Agent-native and transparent

llmenv writes real files the agent already understands. No plugin, no API integration, no patched binary. The materialized directory is inspectable with ls. llmenv check-stale tells you if a running agent's config is stale. llmenv doctor validates end-to-end.

Engine-neutral capability model

Capabilities are declared once in an engine-neutral vocabulary (capabilities.permissions, capabilities.hooks, capabilities.plugins). The adapter knows how to translate them into the agent's format. If a capability can't be modeled generically, native.* pass-through lets you reach engine-specific fields without sacrificing the ability to run against multiple agents.
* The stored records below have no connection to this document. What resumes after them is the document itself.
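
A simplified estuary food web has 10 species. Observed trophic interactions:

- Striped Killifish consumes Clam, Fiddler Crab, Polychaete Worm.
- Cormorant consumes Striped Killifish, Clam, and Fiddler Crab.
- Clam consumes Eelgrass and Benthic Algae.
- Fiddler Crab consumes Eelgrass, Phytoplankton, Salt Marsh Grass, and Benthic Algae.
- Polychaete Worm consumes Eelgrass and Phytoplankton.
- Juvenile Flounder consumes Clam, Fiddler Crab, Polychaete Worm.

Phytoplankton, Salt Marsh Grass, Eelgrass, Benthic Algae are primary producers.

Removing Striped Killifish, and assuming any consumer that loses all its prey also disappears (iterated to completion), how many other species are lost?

Remove Striped Killifish.
Every predator of it retains at least one other prey: Cormorant still has Clam, Fiddler Crab.
No consumer loses all prey, so no secondary extinctions occur.

0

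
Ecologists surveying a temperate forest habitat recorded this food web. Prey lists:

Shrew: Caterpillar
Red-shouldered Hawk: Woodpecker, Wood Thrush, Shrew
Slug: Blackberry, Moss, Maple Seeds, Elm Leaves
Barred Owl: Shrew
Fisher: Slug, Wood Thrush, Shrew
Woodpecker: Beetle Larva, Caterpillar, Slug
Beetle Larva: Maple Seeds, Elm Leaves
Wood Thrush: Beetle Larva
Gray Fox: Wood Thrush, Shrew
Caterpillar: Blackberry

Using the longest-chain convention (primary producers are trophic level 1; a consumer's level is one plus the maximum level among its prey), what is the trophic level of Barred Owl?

Blackberry is a producer → level 1.
Caterpillar eats Blackberry → level 2.
Shrew eats Caterpillar → level 3.
Barred Owl eats Shrew → level 4.

Trophic level 4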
Content-hashed materialization

The materialized folder is named after your binary version (or, in strict mode, a content hash of the merged manifest). Identical inputs are free — no re-rendering. The manifest dotfile tracks which files llmenv owns; re-renders clean up stale files without touching anything it didn't create. Foreign state (a plugin's runtime files, Claude's session cache) survives config edits.

Precedence

Scopes stack. More specific wins:

project > user > host > network

A project marker overrides your user-level config overrides your host-level config. You can put your personal defaults at the user level and let each repo tighten or expand from there.

No magic, no daemon

llmenv is a CLI with a shell hook. It doesn't run a background service or intercept your shell. The hook is one line in your shell rc: eval "$(llmenv hook zsh)". All state lives in files at paths you can inspect.